Improving my Zen with GitHub

April 23rd, 2018
#git

It's 17:00 on a warm Friday evening, as you type the final characters into your PR description your mind drifts to the coming weekend. During that weekend you decide to work on that open-source you cloned a while back, so you head to GitHub to look through the open issues. Like many developers, you use the same GitHub account for both your personal and work projects so when you open GitHub, you can't avoid seeing that a colleague has spent some of their weekend leaving comments on your PR. You're now faced with a dilemma, do you:

A. Open your PR and read those comments.

Or

B. Try and ignore those comments.

Choosing A means that you spend a portion of your weekend completing work-related tasks when you should be relaxing and recharging. Do this too often and those out-of-work tasks you are completing will lead to your in-work performance dropping and may even lead to you burning out.

Choosing B means that throughout the rest of the weekend, you repeatedly return to that PR in your thoughts wondering what issues someone found in your solution. Not knowing what someone has commented on can be low-level stressful. This stress is because as humans, we are programmed to remind ourselves about any uncompleted tasks. Your colleague leaving comments means that your previously completed task is now incomplete. In psychology, this is known as the Zeigarnik effect and will stop you from leaving work behind to focus on whatever you are doing during the weekend.

As you can see choosing A or B leads to a negative outcome. The only way to truly enjoy your weekend is to leave work behind. In this case - won't you don't know can't hurt you.

I found that having my mixed GitHub account kept stressing me out. As I couldn't avoid seeing work-related updates on the GitHub homepage when doing some recreational programming. I don't want to stop the recreational programming because I love it, but I couldn't let my mental health continue to suffer. The only way I could think to prevent this unneeded stress was to disconnect my personal and work GitHub usage by creating multiple GitHub accounts.

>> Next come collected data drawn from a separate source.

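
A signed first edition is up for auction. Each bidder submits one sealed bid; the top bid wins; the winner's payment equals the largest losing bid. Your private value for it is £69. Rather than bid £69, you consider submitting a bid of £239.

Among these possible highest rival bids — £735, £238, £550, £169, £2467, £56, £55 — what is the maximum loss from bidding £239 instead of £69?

£735: same outcome either way → loss £0.
£238: truthful gives £0, deviation gives −£169 → loss £169.
£550: same outcome either way → loss £0.
£169: truthful gives £0, deviation gives −£100 → loss £100.
£2467: same outcome either way → loss £0.
£56: same outcome either way → loss £0.
£55: same outcome either way → loss £0.
Maximum loss: £169.

£169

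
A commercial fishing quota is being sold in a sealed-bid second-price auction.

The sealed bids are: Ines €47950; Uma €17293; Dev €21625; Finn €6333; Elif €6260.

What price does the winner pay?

€21625

Highest bid: Ines at €47950, so Ines wins.
Second-highest bid: Dev at €21625 — that is the price the winner pays.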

A photo showing someone relaxing due to a better work-life balance

However, creating and using multiple GitHub accounts on the same computer proved to be slightly trickier than I thought it would be.

Adding multiple accounts

After creating a work-only GitHub account, I needed to generate an SSH key so that I could access that account from my machine. The only difference from the documented Git setup is that I couldn't use id_rsa as the file name to store my work account's SSH key (as it was storing my personal SSH key) instead I had to use a different name, i.e. id_rsa_work.

Now that I had both SSH keys on my Mac, I needed a way to inform Git on which one to use with which repo.

There are a number of detailed articles already written on this subject and I ended up with a SSH config (~/.ssh/config) of:

Host personal
  HostName github.com
  User git
  AddKeysToAgent yes
  UseKeychain yes
  IdentitiesOnly yes
  IdentityFile ~/.ssh/id_rsa

Host work
  HostName github.com
  User git
  AddKeysToAgent yes
  UseKeychain yes
  IdentitiesOnly yes
  IdentityFile ~/.ssh/id_rsa_work

The idea being that when cloning a repo that I would specify which account to use and any actions after on that repo would happen as that account i.e.

git clone personal:wibosco/CoreDataServices.git

or

git clone git@personal:wibosco/CoreDataServices.git

However, sadly, I wasn't able to make this work on my Mac (Mojave or Catalina). No matter how I manipulated the structure of my SSH config I ended up back at the same issue - Git always attempted to use the last key added to the SSH Agent regardless of which account I specified when cloning that repo.

Just as I started to despair that there was no way to get this working, the thought occurred to me:

"Well, if SSH Agent is always serving the last key added I can just only tell it about the key for the account I want to use"

If the SSH Agent only knew about one SSH key, that key was the one it would serve.

So the first thing to do is make the SSH Agent forget about my personal and work SSH keys by removing them:

ssh-add -D

Once all SSH keys were removed (from the Agent, not the system) I could then add the correct key for the repo I wanted to access, so if it were a personal repo I would add my personal key to the SSH Agent:

ssh-add -K ~/.ssh/id_rsa

Then when I used any Git commands, they would be executed as my personal account. If I wanted to use my work account, I would remove the personal key and add my work key. While it was annoying having to keep switching between accounts, it worked!

Executing sh-add -l shows you which keys are loaded.

Even with the inconvenience of having to manually add and remove keys from the SSH Agent I was able to improve my work-life balance by removing that general sense of unease I would get by being able to avoid work-related updates during my personal time. I don't have any data on how this change impacted my productivity, but I imagine that this made me more productive.